O recente caso do ex-vereador do BE na autarquia lisboeta, Ricardo
Robles, trouxe para a ribalta informativa mais um “caso mediático” que julgo
deveria ter merecido outra atenção.
Não aquela que teve e onde todo do foco foi colocado numa questão
paralela – podem ou não os críticos dum sistema económico beneficiar desse
mesmo contexto – cujo inegável relevo político devia ter merecido melhor e
rápido tratamento pela direcção do partido envolvido, mas outro centrado na
grande questão da política imobiliária e do futuro urbanístico das cidades.

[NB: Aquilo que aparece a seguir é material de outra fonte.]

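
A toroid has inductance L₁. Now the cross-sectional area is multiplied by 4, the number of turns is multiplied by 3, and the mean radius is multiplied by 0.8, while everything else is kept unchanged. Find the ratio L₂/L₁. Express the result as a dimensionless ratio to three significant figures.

L₂/L₁ = 45.0

For a toroid, L ∝ μᵣN²A/R.
L₂/L₁ = (4) × (3)^2 × (0.8)^-1 = 45.0.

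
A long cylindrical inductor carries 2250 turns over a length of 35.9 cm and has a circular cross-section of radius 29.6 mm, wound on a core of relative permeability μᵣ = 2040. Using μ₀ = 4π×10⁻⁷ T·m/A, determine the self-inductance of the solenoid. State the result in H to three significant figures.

L ≈ 99.5 H

A = πr² = π(2.960×10^-2 m)² = 2.753×10^-3 m².
For a long solenoid, L = μ₀μᵣN²A/ℓ.
L = (4π×10⁻⁷)(2040)(2250)²(2.753×10^-3)/(0.359 m) = 99.5 H.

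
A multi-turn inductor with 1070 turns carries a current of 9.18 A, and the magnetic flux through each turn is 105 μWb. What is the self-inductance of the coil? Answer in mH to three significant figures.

L ≈ 12.2 mH

Self-inductance is defined by L = NΦ_B/I (flux linkage over current).
L = (1070)(1.050×10^-4 Wb)/(9.18 A) = 1.224×10^-2 H.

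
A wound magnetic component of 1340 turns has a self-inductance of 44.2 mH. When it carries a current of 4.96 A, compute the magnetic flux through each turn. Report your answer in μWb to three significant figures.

From L = NΦ_B/I, the flux per turn is Φ_B = LI/N.
Φ_B = (4.420×10^-2 H)(4.96 A)/1340 = 1.636×10^-4 Wb.

Φ_B ≈ 164 μWb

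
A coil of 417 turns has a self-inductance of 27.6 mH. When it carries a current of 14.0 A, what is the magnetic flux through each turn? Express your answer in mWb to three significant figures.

Φ_B ≈ 0.927 mWb

From L = NΦ_B/I, the flux per turn is Φ_B = LI/N.
Φ_B = (2.760×10^-2 H)(14.0 A)/417 = 9.266×10^-4 Wb.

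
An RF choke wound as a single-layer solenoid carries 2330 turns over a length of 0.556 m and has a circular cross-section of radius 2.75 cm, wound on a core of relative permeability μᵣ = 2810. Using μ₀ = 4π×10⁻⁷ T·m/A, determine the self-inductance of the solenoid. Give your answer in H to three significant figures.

L ≈ 81.9 H

A = πr² = π(2.750×10^-2 m)² = 2.376×10^-3 m².
For a long solenoid, L = μ₀μᵣN²A/ℓ.
L = (4π×10⁻⁷)(2810)(2330)²(2.376×10^-3)/(0.556 m) = 81.92 H.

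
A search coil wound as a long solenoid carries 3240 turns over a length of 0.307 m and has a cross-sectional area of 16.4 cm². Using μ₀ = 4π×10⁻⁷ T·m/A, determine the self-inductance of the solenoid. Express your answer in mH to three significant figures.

A = 16.4 cm² = 1.640×10^-3 m².
For a long solenoid, L = μ₀N²A/ℓ.
L = (4π×10⁻⁷)(3240)²(1.640×10^-3)/(0.307 m) = 7.047×10^-2 H.

L ≈ 70.5 mH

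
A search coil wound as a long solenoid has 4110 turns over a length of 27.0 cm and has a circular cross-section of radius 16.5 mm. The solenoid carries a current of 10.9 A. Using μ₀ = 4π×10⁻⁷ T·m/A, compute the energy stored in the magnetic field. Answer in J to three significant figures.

A = πr² = π(1.650×10^-2 m)² = 8.553×10^-4 m².
L = μ₀N²A/ℓ = (4π×10⁻⁷)(4110)²(8.553×10^-4)/(0.27) = 6.724×10^-2 H.
U = ½LI² = ½(6.724×10^-2)(10.9)² = 3.9946 J.

U ≈ 3.99 J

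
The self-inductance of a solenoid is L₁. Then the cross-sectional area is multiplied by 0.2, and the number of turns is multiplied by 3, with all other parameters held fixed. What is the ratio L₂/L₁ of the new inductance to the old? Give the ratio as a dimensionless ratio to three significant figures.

For a solenoid, L ∝ μᵣN²A/ℓ.
L₂/L₁ = (0.2) × (3)^2 = 1.80.

L₂/L₁ = 1.80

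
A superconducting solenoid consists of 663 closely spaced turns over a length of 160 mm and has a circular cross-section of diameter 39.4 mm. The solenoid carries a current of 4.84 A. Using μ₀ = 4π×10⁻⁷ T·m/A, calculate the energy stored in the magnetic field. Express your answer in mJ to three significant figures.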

Qualquer que seja a sua dimensão, as cidades e os poderes que as dirigem
são numa actualidade caracterizada pela perda de muitos dos poderes dos estados
nacionais a primeira linha de defesa e protecção dos cidadãos na regulação num
processo de financeirização insustentável cujos efeitos destrutivos da vida em
sociedade não augura nada de bom, pelo que toda a polémica (incluindo,
obviamente a jornalística e a partidária) deveria ter alimentado o debate sobre
o futuro que queremos para as cidades e não o mero fait divers que a rodeou. Na capital ou de qualquer outra cidade o
que continua por discutir são os reais problemas que os seus habitantes enfrentam,
nomeadamente no capítulo habitacional, não havendo hoje nenhuma que escape ao
triste espectáculo dum parque habitacional envelhecido e degradado enquanto se
viu proliferarem novas urbanizações nas suas periferias; por mero interesse especulativo ou por genuína dificuldade económica, a
maioria dos centros urbanos foram votados a uma espécie de abandono que hoje
constatamos perante o número de casas abandonadas e/ou em processo de
degradação, um pouco por todo o lado, onde a difícil situação que vivemos nos
últimos anos, com a crise num sector da construção civil sempre mais preocupado
com a subida das margens facilitada pelo crescimento em altura e o quase
abandono de todas as políticas de apoio à habitação dita social, não explicam
tudo nem justificam a ausência de verdadeiras políticas habitacionais.
A iniciativa
recentemente lançada por um conjunto de cidades (Amesterdão, Barcelona, Berlim, Cidade do México, Durban,
Lisboa, Londres, Montreal, Montevideu, Nova York, Paris e Seul) e pelas áreas
metropolitanas de Barcelona, Manchester e Paris, que assinaram uma declaração
pelo direito à habitação e à cidade (que pode ser lida AQUI) pode ser um
primeiro passo para criar a consciencialização necessária a mais e melhores
iniciativas, mas nada dispensa a intervenção e o interesse de cada cidadão no
combate ao processo de
valorização imobiliária das zonas urbanas (invariavelmente traduzido na deslocação
para a periferia dos residentes com menor poder económico e da entrada de residentes
com maior poder económico).
O apelo agora lançado pelos autarcas que
exigem mais ferramentas fiscais e jurídicas para regular o mercado imobiliário
(para venda e aluguer), só fará sentido se estas forem aplicadas com maior
determinação e isenção do que a que têm dado provas até agora, e a exigência de
mais meios financeiros para a criação dum verdadeiro mercado público de
habitação, implica dar à problemática da habitação uma importância igual à que
demos à da saúde e à da educação e contrariar com determinação a pressão
especulativa causada pela migração do investimento financeiro dos bancos para o
imobiliário.
A dimensão do problema, a par com a das próprias cidades,
deixa antever à partida todas as dificuldades na implementação da iniciativa
Cidades para Habitação Digna, mas isso não invalida a ideia nem a necessidade.